BOXES isn't a show about race. It is a venue for everyone to tell their own story and to bear witness to the stories of others. In your community that might mean looking at what it means to be multi-racial but it could also mean tell the story of struggling to fit in as a trans person in a binary world. It can look at age, gender, class, sexuality or a multitude of other categories. The world puts us in boxes every day with every action we take. This show gives your community the opportunity to explore what that means to them and then decide if they want to break down the walls of their boxes or stand up on them and own it proudly.
Structurally, BOXES can fit in any community regardless of size, experience, budget or time. The goal is to work with you to find the best way to represent your population. Because the material is generated by the ensemble in collaboration with the director we can accommodate for the fact that you have all singers and no dancers, or no singers but lots of writers.

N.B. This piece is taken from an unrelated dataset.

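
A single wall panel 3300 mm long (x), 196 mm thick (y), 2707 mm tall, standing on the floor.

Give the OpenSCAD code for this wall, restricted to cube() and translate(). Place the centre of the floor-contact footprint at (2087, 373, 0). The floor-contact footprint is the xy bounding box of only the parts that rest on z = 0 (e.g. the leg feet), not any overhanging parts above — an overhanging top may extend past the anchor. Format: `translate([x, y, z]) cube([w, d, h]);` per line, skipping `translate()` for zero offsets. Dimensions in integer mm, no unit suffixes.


translate([437, 275, 0]) cube([3300, 196, 2707]);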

One of the best parts of this process is the ability to incorporate ALL of the ensemble's skills, not just the ones that land you a role in a traditional musical. Visual artists, musicians, writers, poets... Everyone is encouraged to share their stories in the vocabulary they are most comfortable with.
This is a perfect ensemble building production because there are no "leads" who get all the playing time and chorus who fill in around them. The entire ensemble stays on stage for the whole production to shine a light on the importance of listening as well as being heard. This also allows the members of the ensemble who aren't quite strong enough to carry a whole traditional show but who still have a lot of talent the opportunity to shine.
Boxes was originally created for the theatre department at Groton School in Groton, MA under the direction of Nicole Harris. Seventeen students were given the opportunity to tell their stories through the lens of the boxes that we are put (and put ourselves) in. The final product was a 90 minute piece of theatre combining existing songs and text with pieces written, arranged and created by the students.
I first came up with the idea for this show in July of 2016 after the Orlando Night Club shooting, which was promptly followed by the very public deaths of a number of black men across the country at the hands of the police. I was heartbroken and enraged to live in a country that still allowed hate and intolerance to run rampant. I needed a way that as an artist, a white woman from relative privilege, I could help combat racism, inequality and ignorance. In the following months I fine tuned my idea while watching the world spiral backwards to a time when basic human decency is confused with political correctness, facts have alternatives and vitriol and divisiveness are common practice.
Those original 17 students more than rose to the occasion, they exceeded all expectations with their strength, open minds and huge hearts. Groton's production was incredibly well received and sparked a flurry of conversations about the diversity and power of their community. Not only were the students commended for their talent as actors, singers and dancers but for the bravery they displaced in sharing their personal stories and the hope they inspired in each other.
As the production grew it became clear that this process was vital to these students and the community at large. The process itself was structured to work with the individuals in the room and the stories they needed to tell, making it a perfect model to be replicated in other communities.